HENRIETTE. Oh! c'est Mathilde qui a dit cela.

MARIE. Oui, c'est Mathilde. A ton tour, sur la sellette.... Mathilde, on t'accuse d'être gourmande.

MATHILDE. Je reconnais Henriette, parce que j'ai voulu manger la moitié de ses cerises.

MARIE. Non, ce n'est pas elle.

MATHILDE. Qui est-ce donc?

MARIE. On n'est pas obligé de nommer quand on n'a pas deviné juste. Il suffit qu'on dise: «Non, ce n'est pas telle personne.» On t'accuse d'être étourdie.

MATHILDE. Oh! si ma gouvernante était ici, je serais bien certaine que c'est elle; mais je sais qu'elle l'a dit ce matin à Hélène, et c'est Hélène qui répète l'accusation.

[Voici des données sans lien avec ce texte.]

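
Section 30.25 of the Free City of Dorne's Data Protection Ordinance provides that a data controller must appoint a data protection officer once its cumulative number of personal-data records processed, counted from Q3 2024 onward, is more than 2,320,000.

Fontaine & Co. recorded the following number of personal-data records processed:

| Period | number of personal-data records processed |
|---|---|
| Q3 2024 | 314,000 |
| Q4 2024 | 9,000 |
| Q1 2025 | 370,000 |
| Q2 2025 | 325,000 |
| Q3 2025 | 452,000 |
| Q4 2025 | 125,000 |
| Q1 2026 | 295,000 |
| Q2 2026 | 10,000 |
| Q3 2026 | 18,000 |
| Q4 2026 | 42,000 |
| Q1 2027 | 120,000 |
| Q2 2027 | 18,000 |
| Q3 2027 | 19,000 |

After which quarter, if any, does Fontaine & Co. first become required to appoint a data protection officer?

Through Q3 2024: 314,000
Through Q4 2024: 323,000
Through Q1 2025: 693,000
Through Q2 2025: 1,018,000
Through Q3 2025: 1,470,000
Through Q4 2025: 1,595,000
Through Q1 2026: 1,890,000
Through Q2 2026: 1,900,000
Through Q3 2026: 1,918,000
Through Q4 2026: 1,960,000
Through Q1 2027: 2,080,000
Through Q2 2027: 2,098,000
Through Q3 2027: 2,117,000
Final cumulative total 2,117,000 ≤ 2,320,000; the threshold is never exceeded.

Not triggered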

HÉLÈNE. Va donc me juger à ton tour.

LES CONSÉQUENCES.

On coupe de petits morceaux de papier ou des cartes d'égale grandeur. On en peut faire environ quatre douzaines. Sur la moitié, on écrit le nom de personnes que l'on connaît. Sur le troisième quart on écrit le nom d'un endroit comme: A la campagne, en voiture, au spectacle. Enfin, sur le dernier quart, on écrit les conséquences ou ce qui est arrivé aux personnes dont les noms ont été écrits d'abord. Par exemple, on écrit: Ont déchiré leurs gants, ont perdu leurs souliers, se sont querellées. Quand tout est prêt, on fait trois parts: l'une de tous les noms réunis, l'autre des endroits, la troisième des conséquences. On tire deux noms, et enfin en suivant une carte de chacune des autres parts. En les lisant, on peut faire de singulières rencontres ou produire de bizarres assemblages. Par exemple: Caroline et Marie ont été dans la rivière, et se sont brûlées.